Хромополк никак не врубался.
— Поклеп, небось, или розыгрыш? А, признайся. А если не то и не другое, то нечто личное.
Недоумение Хромополка не только не смущало меня, но, напротив, все ярче распаляло неожиданно пришедшую на ум гофманиаду. Надо же когда-нибудь и себе самому приятным быть. Бить — так бить. Пить — так пить. Песня такая есть. Или что-то в этом роде.
— Ну, конечно, личное. Пили вместе. Он, правда, не пил. Не пьющий был. Я пил, он пьянел. Так, бывало, опьянеет, что тут же губы вперед — и поехали. Знаешь ли ты, как целуется русский мужик во-товарищах? Губы мокрые, большие — и вперед. И с такой настоятельной, что ли, уверенностью, что и ты свои ему навстречу понесешь. Мол, нате, Левушка наш дорогой, засасывайте сколько влезет.
Я, видимо, пережал маленько, поскольку следы первого шока явно сошли с лица Хромополка. Веки у него опустились, а крупные широкие монгольские ноздри начали функционировать нормально, в такт дыханию, то сжимаясь, то разжимаясь. Кажется, что он клюнул всерьез, но в то же время — как бы не до конца. Ему бы сейчас подцепить меня какой-нибудь удачной остротой — и глядишь, оба бы расхохотались и делу конец.
Но не тут-то было.
Этого-то как раз мы и не допустим.
— Помню, однажды после Блоковской конференции в Тарту заехал я к ним в Питер. У Левушки, разумеется, не остановишься. Он в коммуналке все эти годы жил. Ты знаешь это, да? Не знаешь? Да, он жил в коммуналке. Не комната, а такая длинная кишка. У стены кровать, а туда, дальше к окну, стол. Все — в одну линию.

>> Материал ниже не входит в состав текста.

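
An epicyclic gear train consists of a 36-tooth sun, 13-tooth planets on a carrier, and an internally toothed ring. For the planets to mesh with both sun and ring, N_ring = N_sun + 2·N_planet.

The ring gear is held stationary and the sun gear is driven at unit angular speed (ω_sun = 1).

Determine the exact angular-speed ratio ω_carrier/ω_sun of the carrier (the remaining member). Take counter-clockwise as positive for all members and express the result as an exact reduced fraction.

18/49

N_ring = 36 + 2·13 = 62
36(ω_s−ω_c) = −62(ω_r−ω_c),  ω_r=0, ω_s=1
36(1−ω_c) = −62(0−ω_c)  ⇒  98ω_c = 36  ⇒  ω_c = 18/49
ω_c/ω_s = 18/49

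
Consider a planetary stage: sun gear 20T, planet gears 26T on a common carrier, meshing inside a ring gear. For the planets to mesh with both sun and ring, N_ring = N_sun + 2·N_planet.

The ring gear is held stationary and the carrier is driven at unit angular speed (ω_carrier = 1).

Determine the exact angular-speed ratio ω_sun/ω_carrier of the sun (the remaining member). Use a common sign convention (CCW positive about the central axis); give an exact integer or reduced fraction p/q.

23/5

N_ring = 20 + 2·26 = 72
20(ω_s−ω_c) = −72(ω_r−ω_c),  ω_r=0, ω_c=1
ω_s = 1 − (72/20)(0−1) = 23/5
ω_s/ω_c = 23/5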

Ну, конечно, книги, рукописи — всюду. На столе, под столом, на кровати, на подоконнике, на полу — где хочешь. Не пролазно. Между кроватью и стенкой — проход не больше метра. Одним словом, останавливался я обычно у нашего общего знакомого, точнее, его друга — Маркузина. Ну что, заезжаю я однажды после конференции к Маркузину, а он уже на пороге, в плаще, страх как торопится. «Хорошо, что приехал, — бросает мне, — как раз кстати, поехали Левушку выручать». Выручать? Откуда?.. Что ты, думаешь, случилось? Его арестовали — милиционера целовать полез, прямо там на Балтийском вокзале. И вот для выкупа нужны были поручительства от двух свидетелей. Вот почему так обрадовался мне Маркузин.
Смотрю на Хромополка — клюет. Никаких сомнений. На меня не смотрит, но слушает в четыре уха.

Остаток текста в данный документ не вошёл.